The Rust community say languages like C and C++ didn't have specifications for a while. That's true, but it's a flimsy argument because the development velocity of both C and C++ prior to formalization were a fraction of Rust's current velocity. C and C++ also had fewer features pre-specification than Rust has pre-specification. Rust is also continuing to add features.

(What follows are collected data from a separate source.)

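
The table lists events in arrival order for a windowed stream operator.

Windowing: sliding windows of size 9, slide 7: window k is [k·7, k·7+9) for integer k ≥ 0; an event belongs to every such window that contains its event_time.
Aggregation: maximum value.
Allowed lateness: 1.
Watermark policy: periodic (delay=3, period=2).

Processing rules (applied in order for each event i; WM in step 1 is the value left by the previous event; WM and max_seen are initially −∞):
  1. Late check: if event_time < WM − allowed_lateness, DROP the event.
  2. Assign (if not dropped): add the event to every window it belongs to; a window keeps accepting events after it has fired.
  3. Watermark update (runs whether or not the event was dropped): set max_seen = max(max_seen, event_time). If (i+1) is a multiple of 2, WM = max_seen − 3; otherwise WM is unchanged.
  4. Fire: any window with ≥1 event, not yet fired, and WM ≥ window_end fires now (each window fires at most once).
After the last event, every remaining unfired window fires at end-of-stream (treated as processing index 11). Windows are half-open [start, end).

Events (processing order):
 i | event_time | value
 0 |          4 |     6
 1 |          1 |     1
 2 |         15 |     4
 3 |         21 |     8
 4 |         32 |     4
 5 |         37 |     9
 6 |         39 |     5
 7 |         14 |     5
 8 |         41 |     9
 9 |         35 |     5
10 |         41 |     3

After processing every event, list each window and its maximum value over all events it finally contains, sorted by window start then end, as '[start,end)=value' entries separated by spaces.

i=0 t=4 v=6: → [0,9); WM=−∞
i=1 t=1 v=1: → [0,9); WM=1
i=2 t=15 v=4: → [14,23),[7,16); WM=1
i=3 t=21 v=8: → [21,30),[14,23); WM=18; [0,9) fires=6 [7,16) fires=4
i=4 t=32 v=4: → [28,37); WM=18
i=5 t=37 v=9: → [35,44); WM=34; [14,23) fires=8 [21,30) fires=8
i=6 t=39 v=5: → [35,44); WM=34
i=7 t=14 v=5: DROP (t<34-1); WM=36
i=8 t=41 v=9: → [35,44); WM=36
i=9 t=35 v=5: → [35,44),[28,37); WM=38; [28,37) fires=5
i=10 t=41 v=3: → [35,44); WM=38

[0,9)=6 [7,16)=4 [14,23)=8 [21,30)=8 [28,37)=5 [35,44)=9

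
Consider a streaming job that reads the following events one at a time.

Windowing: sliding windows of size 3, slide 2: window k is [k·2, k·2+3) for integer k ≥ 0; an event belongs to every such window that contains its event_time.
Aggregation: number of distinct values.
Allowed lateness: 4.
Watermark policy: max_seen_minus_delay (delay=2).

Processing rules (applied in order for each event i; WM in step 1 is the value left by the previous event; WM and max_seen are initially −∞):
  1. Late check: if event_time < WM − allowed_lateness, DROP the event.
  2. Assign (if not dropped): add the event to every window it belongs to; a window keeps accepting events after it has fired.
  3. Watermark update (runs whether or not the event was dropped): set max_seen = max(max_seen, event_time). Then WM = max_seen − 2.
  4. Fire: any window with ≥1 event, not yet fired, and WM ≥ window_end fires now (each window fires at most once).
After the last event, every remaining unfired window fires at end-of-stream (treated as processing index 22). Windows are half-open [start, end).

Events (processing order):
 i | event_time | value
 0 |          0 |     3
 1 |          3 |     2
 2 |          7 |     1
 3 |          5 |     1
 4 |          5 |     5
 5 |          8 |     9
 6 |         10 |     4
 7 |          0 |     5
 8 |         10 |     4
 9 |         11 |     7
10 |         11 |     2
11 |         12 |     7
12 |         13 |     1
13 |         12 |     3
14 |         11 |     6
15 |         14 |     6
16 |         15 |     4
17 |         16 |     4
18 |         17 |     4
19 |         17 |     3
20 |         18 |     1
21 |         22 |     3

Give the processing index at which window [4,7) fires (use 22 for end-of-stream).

i=0 t=0 v=3: → [0,3); WM=-2
i=1 t=3 v=2: → [2,5); WM=1
i=2 t=7 v=1: → [6,9); WM=5; [0,3) fires=1 [2,5) fires=1
i=3 t=5 v=1: → [4,7); WM=5
i=4 t=5 v=5: → [4,7); WM=5
i=5 t=8 v=9: → [8,11),[6,9); WM=6
i=6 t=10 v=4: → [10,13),[8,11); WM=8; [4,7) fires=2
i=7 t=0 v=5: DROP (t<8-4); WM=8
i=8 t=10 v=4: → [10,13),[8,11); WM=8
i=9 t=11 v=7: → [10,13); WM=9; [6,9) fires=2
i=10 t=11 v=2: → [10,13); WM=9
i=11 t=12 v=7: → [12,15),[10,13); WM=10
i=12 t=13 v=1: → [12,15); WM=11; [8,11) fires=2
i=13 t=12 v=3: → [12,15),[10,13); WM=11
i=14 t=11 v=6: → [10,13); WM=11
i=15 t=14 v=6: → [14,17),[12,15); WM=12
i=16 t=15 v=4: → [14,17); WM=13; [10,13) fires=5
i=17 t=16 v=4: → [16,19),[14,17); WM=14
i=18 t=17 v=4: → [16,19); WM=15; [12,15) fires=4
i=19 t=17 v=3: → [16,19); WM=15
i=20 t=18 v=1: → [18,21),[16,19); WM=16
i=21 t=22 v=3: → [22,25),[20,23); WM=20; [14,17) fires=2 [16,19) fires=3

6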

Without a specification how do we know which Rust implementation is correct and which has bugs? It's easy to point to the reference implementation in 2022, but that could change in five or ten years. What happens if drama from within the reference project causes a fork? People like to imagine forks as easy to differentiate, but it's never that simple. It's almost always very nuanced, gray, and muddy with very good arguments on both sides. Which implementation is the correct Rust in that case? None of this is clear or obvious.